With increasing of variance of random values ξt the accuracy of neural networks decreases, and an influence of variance on the stability is not visible. Parameters, setting trend of time series, principally impact on the accuracy of the models, but the stability not always depends on them. For example, in series yt = 1 + t + ct2 + ξt with increasing of parameter c standard deviation of MAEs also significantly increases (Table 6), but in other cases there is no such an obvious dependence.

CONCLUSIONS

From the research results we can conclude than perceptrons and LSTM networks with single hidden layer can be used in time series forecasting.
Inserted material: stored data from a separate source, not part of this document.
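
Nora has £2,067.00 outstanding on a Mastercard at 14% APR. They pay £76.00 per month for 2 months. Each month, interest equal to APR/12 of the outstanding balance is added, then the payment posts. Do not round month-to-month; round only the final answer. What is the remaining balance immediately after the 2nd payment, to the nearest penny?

£1,962.62

Monthly rate r = 14%/12 = 1.16667% = 0.0116667.
Each month: B ← B·(1+r) − £76.00.
Month 1: interest £24.12; balance after payment £2,015.11.
Month 2: interest £23.51; balance after payment £1,962.62.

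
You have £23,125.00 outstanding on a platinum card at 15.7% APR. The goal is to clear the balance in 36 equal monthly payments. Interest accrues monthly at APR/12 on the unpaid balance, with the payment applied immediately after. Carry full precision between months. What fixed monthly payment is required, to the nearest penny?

Monthly rate r = 15.7%/12 = 1.30833% = 0.0130833.
Level-payment amortization: P = B₀·r / (1 − (1+r)^(−n)) = 23125.00·0.0130833 / (1 − 1.01308^(−36)).
Denominator 1 − (1+r)^(−36) = 0.373712337.
P = 302.552 / 0.373712337 ≈ 809.59.

£809.59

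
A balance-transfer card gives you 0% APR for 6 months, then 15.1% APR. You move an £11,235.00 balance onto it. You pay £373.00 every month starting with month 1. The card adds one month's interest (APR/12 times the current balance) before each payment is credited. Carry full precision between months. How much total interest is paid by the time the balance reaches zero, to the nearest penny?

£1,792.53

Promo months 1–6 at r₀ = 0%/12 = 0; months 7+ at r₁ = 15.1%/12 = 0.0125833.
After month 6 (no interest yet): B = £11,235.00 − 6·£373.00 = £8,997.00.
Then at r₁ with £373.00/mo: n₂ = −ln(1 − r₁·B/P)/ln(1+r₁) ≈ 28.93 → 29 more payments.
Total paid = 34·£373.00 + £345.53 = £13,027.53; interest = £13,027.53 − £11,235.00 = £1,792.53.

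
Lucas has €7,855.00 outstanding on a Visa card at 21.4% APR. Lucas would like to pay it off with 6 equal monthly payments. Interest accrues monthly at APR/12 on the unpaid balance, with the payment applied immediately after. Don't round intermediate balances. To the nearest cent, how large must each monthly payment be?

€1,392.08

Monthly rate r = 21.4%/12 = 1.78333% = 0.0178333.
Level-payment amortization: P = B₀·r / (1 − (1+r)^(−n)) = 7855.00·0.0178333 / (1 − 1.01783^(−6)).
Denominator 1 − (1+r)^(−6) = 0.100626717.
P = 140.081 / 0.100626717 ≈ 1392.08.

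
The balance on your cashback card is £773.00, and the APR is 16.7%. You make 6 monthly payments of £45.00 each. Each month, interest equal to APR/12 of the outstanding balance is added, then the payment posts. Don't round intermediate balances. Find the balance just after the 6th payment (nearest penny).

£560.26

Monthly rate r = 16.7%/12 = 1.39167% = 0.0139167.
Each month: B ← B·(1+r) − £45.00.
Month 1: interest £10.76; balance after payment £738.76.
Month 2: interest £10.28; balance after payment £704.04.
Month 3: interest £9.80; balance after payment £668.84.
Month 4: interest £9.31; balance after payment £633.14.
Month 5: interest £8.81; balance after payment £596.96.
Month 6: interest £8.31; balance after payment £560.26.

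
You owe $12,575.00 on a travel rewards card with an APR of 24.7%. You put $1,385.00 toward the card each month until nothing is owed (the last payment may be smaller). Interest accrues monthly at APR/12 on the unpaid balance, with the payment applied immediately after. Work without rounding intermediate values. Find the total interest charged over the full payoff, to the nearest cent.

Monthly rate r = 24.7%/12 = 2.05833% = 0.0205833.
Payoff takes n = ⌈−ln(1 − rB₀/P)/ln(1+r)⌉ = ⌈10.154⌉ = 11 payments; the last is $215.22.
Total paid = 10·$1,385.00 + $215.22 = $14,065.22.
Total interest = total paid − principal = $14,065.22 − $12,575.00 = $1,490.22.

$1,490.22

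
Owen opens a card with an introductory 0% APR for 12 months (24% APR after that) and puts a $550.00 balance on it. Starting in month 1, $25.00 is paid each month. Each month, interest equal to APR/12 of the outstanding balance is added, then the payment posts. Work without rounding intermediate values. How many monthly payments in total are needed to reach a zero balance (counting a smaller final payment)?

24 months

Promo months 1–12 at r₀ = 0%/12 = 0; months 13+ at r₁ = 24%/12 = 0.02.
After month 12 (no interest yet): B = $550.00 − 12·$25.00 = $250.00.
Then at r₁ with $25.00/mo: n₂ = −ln(1 − r₁·B/P)/ln(1+r₁) ≈ 11.27 → 12 more payments.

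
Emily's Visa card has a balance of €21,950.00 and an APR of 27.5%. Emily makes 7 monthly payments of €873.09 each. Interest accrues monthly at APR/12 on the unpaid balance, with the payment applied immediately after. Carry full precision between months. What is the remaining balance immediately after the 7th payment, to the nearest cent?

€19,174.46

Monthly rate r = 27.5%/12 = 2.29167% = 0.0229167.
Each month: B ← B·(1+r) − €873.09.
Month 1: interest €503.02; balance after payment €21,579.93.
Month 2: interest €494.54; balance after payment €21,201.38.
Month 3: interest €485.86; balance after payment €20,814.16.
Month 4: interest €476.99; balance after payment €20,418.06.
Month 5: interest €467.91; balance after payment €20,012.88.
Month 6: interest €458.63; balance after payment €19,598.42.
Month 7: interest €449.13; balance after payment €19,174.46.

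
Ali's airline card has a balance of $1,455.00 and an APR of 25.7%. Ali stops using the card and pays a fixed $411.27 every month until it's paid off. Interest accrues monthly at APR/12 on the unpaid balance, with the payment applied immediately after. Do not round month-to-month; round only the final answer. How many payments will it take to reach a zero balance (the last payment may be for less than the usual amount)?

4 months

Monthly rate r = 25.7%/12 = 2.14167% = 0.0214167.
Recurrence: B ← B·(1+r) − $411.27.
Month 1: interest $31.16; balance after payment $1,074.89.
Month 2: interest $23.02; balance after payment $686.64.
Month 3: interest $14.71; balance after payment $290.08.
Month 4: interest $6.21; balance after payment $0.00.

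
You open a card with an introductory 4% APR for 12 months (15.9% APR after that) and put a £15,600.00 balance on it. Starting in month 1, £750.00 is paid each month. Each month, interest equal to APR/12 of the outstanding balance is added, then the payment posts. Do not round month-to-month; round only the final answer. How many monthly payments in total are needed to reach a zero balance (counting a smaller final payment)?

Promo months 1–12 at r₀ = 4%/12 = 0.00333333; months 13+ at r₁ = 15.9%/12 = 0.01325.
After month 12: iterate B ← B·(1+r₀) − £750.00 for 12 months → £7,068.72.
Then at r₁ with £750.00/mo: n₂ = −ln(1 − r₁·B/P)/ln(1+r₁) ≈ 10.13 → 11 more payments.

23 payments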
Selection of values of hyperparameters is important, because it impacts on accuracy and stability of the neural networks. The impact of selection of optimization algorithm during neural networks training was also shown.

Comparative analysis of neural networking models with each other, as well as with linear regression and autoregression, has been performed. Its result is that linear regression better approximates series with linear trends, autoregression and the LSTM network – series with periodicity and the perceptron better works with non-periodical series with non-linear trends. The perceptron training time only depends on length of forecasted time series, and training time for the recurrent neural network depends also on amount of neurons on hidden layer of the network. At the same time, with proper choosing of this amount the LSTM network gives more accurate and stable results than the perceptron, as a rule. Thus, with the considered neural networks it’s possible to build a forecast for arbitrary time series with deterministic trend for a limited time.